Armoured troops rolled into Bahrain from neighbouring Saudi Arabia yesterday to help restore order in the strategic Gulf kingdom, where pro-democracy demonstrators have shut down the financial centre.

Thousands of mainly Shiite protesters occupied Manama’s business district, turning the regional banking hub into a ghost town as they pressed their calls for democratic change from the Sunni Muslim monarchy.

The Saudi government said it had responded to a call for help from its neighbour as Saudi-led forces from the Gulf countries’ joint Peninsula Shield Force crossed the causeway separating the two countries.

“The council of ministers has confirmed that it has answered a request by Bahrain for support,” the Saudi government said in a statement carried by the SPA state news agency.
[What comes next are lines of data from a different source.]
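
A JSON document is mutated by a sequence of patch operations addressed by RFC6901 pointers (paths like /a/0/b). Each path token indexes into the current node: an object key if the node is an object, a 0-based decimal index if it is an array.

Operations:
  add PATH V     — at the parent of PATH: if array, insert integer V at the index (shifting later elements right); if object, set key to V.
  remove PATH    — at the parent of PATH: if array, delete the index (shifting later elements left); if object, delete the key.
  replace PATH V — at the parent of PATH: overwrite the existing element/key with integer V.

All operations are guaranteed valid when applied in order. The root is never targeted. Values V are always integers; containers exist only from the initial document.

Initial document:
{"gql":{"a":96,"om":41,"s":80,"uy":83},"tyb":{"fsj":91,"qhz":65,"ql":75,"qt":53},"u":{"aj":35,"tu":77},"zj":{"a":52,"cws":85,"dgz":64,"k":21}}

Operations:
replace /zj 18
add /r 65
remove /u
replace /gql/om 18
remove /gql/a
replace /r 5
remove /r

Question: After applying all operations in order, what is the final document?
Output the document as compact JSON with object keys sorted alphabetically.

Answer: {"gql":{"om":18,"s":80,"uy":83},"tyb":{"fsj":91,"qhz":65,"ql":75,"qt":53},"zj":18}

Derivation:
After op 1 (replace /zj 18): {"gql":{"a":96,"om":41,"s":80,"uy":83},"tyb":{"fsj":91,"qhz":65,"ql":75,"qt":53},"u":{"aj":35,"tu":77},"zj":18}
After op 2 (add /r 65): {"gql":{"a":96,"om":41,"s":80,"uy":83},"r":65,"tyb":{"fsj":91,"qhz":65,"ql":75,"qt":53},"u":{"aj":35,"tu":77},"zj":18}
After op 3 (remove /u): {"gql":{"a":96,"om":41,"s":80,"uy":83},"r":65,"tyb":{"fsj":91,"qhz":65,"ql":75,"qt":53},"zj":18}
After op 4 (replace /gql/om 18): {"gql":{"a":96,"om":18,"s":80,"uy":83},"r":65,"tyb":{"fsj":91,"qhz":65,"ql":75,"qt":53},"zj":18}
After op 5 (remove /gql/a): {"gql":{"om":18,"s":80,"uy":83},"r":65,"tyb":{"fsj":91,"qhz":65,"ql":75,"qt":53},"zj":18}
After op 6 (replace /r 5): {"gql":{"om":18,"s":80,"uy":83},"r":5,"tyb":{"fsj":91,"qhz":65,"ql":75,"qt":53},"zj":18}
After op 7 (remove /r): {"gql":{"om":18,"s":80,"uy":83},"tyb":{"fsj":91,"qhz":65,"ql":75,"qt":53},"zj":18}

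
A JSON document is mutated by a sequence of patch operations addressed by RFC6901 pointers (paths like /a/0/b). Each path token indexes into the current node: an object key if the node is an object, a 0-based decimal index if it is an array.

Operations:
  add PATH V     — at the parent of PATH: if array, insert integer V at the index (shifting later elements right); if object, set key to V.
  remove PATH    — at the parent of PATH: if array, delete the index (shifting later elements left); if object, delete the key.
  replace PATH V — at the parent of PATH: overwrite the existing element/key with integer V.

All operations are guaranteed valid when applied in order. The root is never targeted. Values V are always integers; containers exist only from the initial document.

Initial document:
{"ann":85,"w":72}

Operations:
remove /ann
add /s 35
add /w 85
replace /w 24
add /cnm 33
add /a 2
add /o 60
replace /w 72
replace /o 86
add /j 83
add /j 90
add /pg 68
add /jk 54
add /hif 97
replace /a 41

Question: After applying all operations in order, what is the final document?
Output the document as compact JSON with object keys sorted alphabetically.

Answer: {"a":41,"cnm":33,"hif":97,"j":90,"jk":54,"o":86,"pg":68,"s":35,"w":72}

Derivation:
After op 1 (remove /ann): {"w":72}
After op 2 (add /s 35): {"s":35,"w":72}
After op 3 (add /w 85): {"s":35,"w":85}
After op 4 (replace /w 24): {"s":35,"w":24}
After op 5 (add /cnm 33): {"cnm":33,"s":35,"w":24}
After op 6 (add /a 2): {"a":2,"cnm":33,"s":35,"w":24}
After op 7 (add /o 60): {"a":2,"cnm":33,"o":60,"s":35,"w":24}
After op 8 (replace /w 72): {"a":2,"cnm":33,"o":60,"s":35,"w":72}
After op 9 (replace /o 86): {"a":2,"cnm":33,"o":86,"s":35,"w":72}
After op 10 (add /j 83): {"a":2,"cnm":33,"j":83,"o":86,"s":35,"w":72}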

It said that under an agreement of the six-country Gulf Cooperation Council (GCC), “any harm done to the security of a member state is considered a harm done to the security of all members”.

The exact make-up of the force was not known, but the United Arab Emirates also confirmed it was participating in the operation. The GCC groups Bahrain, Kuwait, Oman, Qatar, Saudi Arabia and the UAE.

Television footage showed convoys of unmarked, desert-brown coloured armoured vehicles crossing the causeway from Saudi’s Eastern Province into Bahrain, the home of the US Fifth Fleet.

The Shiite-led opposition alliance said any foreign force would be treated as an invading army.